Comerica Inc. expects to boost its share of trade finance by becoming the first banking institution to offer an Internet payments and settlement service for international trade from New York-based Tradecard Inc.

The $40 billion-asset bank said on Monday that it would begin offering the co-branded service next week. The goal is to facilitate trade between buyers and suppliers of large, international shipments of goods. Financial terms of the relationship were not disclosed.

With more of its corporate customers engaging in cross-border trading, Comerica faced an increasing need to make such services available, said Douglas Ransdell, senior vice president of international banking at the Detroit-based banking company. Ninety percent of Comerica's balance sheet is devoted to corporate lending, and it ranks as the country's 12th-largest commercial lender.

"We think this is an opportunity for us to gain market share in the trade transaction business," Mr. Ransdell said.

Services such as Tradecard's are aimed at slashing the costs of paper-intensive activities such as issuing letters of credit, which guarantee that suppliers will receive payments for shipped goods and that buyers will get the goods they purchased. Tradecard officials say their service can perform many of the functions that letters of credit do, but at a tenth of the cost.

Comerica customers that buy goods overseas will be able to use Tradecard's patented network technology to track shipments of goods, compare delivered items against purchase orders, and originate payments. Buyers and suppliers can initiate, negotiate, fulfill, and settle international trade transactions online, 24 hours a day, bank officials said.

"The (Tradecard) concept saves a lot of cost to users and takes an awful lot of the cost out for providers such as ourselves," Mr. Ransdell said.

The push to automate international trade on the Internet is gaining momentum., a similar online trade service, last week signed on Chase Manhattan Corp. as a member, adding to a lineup that includes ABN Amro Holding NV, Citigroup, and HSBC Holdings PLC.

While both Bolero and Tradecard can be used as alternatives to paper-intensive trade deals, they target different markets. Bolero is more suitable for bulk shipments of commodity items, such as oil or pork bellies, in which ownership might be transferred many times before ultimate delivery. Tradecard is more focused on automating trade of finished goods, such as parts for manufacturing.

Tradecard did not say how many buyers and suppliers had joined its network, but said it has processed nearly $10 million of trade transactions since its network began operating a few weeks ago. It charges its members a $250 annual fee and $150 per transaction for deals valued between $10,000 and $100,000.

Tradecard's service has mistakenly been viewed as a competitive threat to the banking industry's letter of credit business, said Kurt Cavano, Tradecard's chief executive officer. In fact, he said, banks represent his "best distribution channel."
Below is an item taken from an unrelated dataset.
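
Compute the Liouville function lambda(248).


The Liouville function is lambda(k) = (-1)^Omega(k), where Omega(k) counts the prime factors of k with multiplicity.
Factoring: 248 = 2 * 2 * 2 * 31, so Omega(248) = 4.
lambda(248) = (-1)^4 = 1.

1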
"What is really important about this is that it's the first of several [bank] agreements that will be coming out in the next several months," Mr. Cavano said. "We could be perceived as competitive with banks but the reality is that we are an alternate channel that banks can choose to offer their customers."

Larry Clopp, a research director at Stamford, Conn.-based GartnerGroup Inc., said Comerica's deal with Tradecard shows that banks increasingly are searching for ways to eliminate paper.

Letters of credit can take days to set up and can cost as much as 4% of the value of the goods shipped, he said.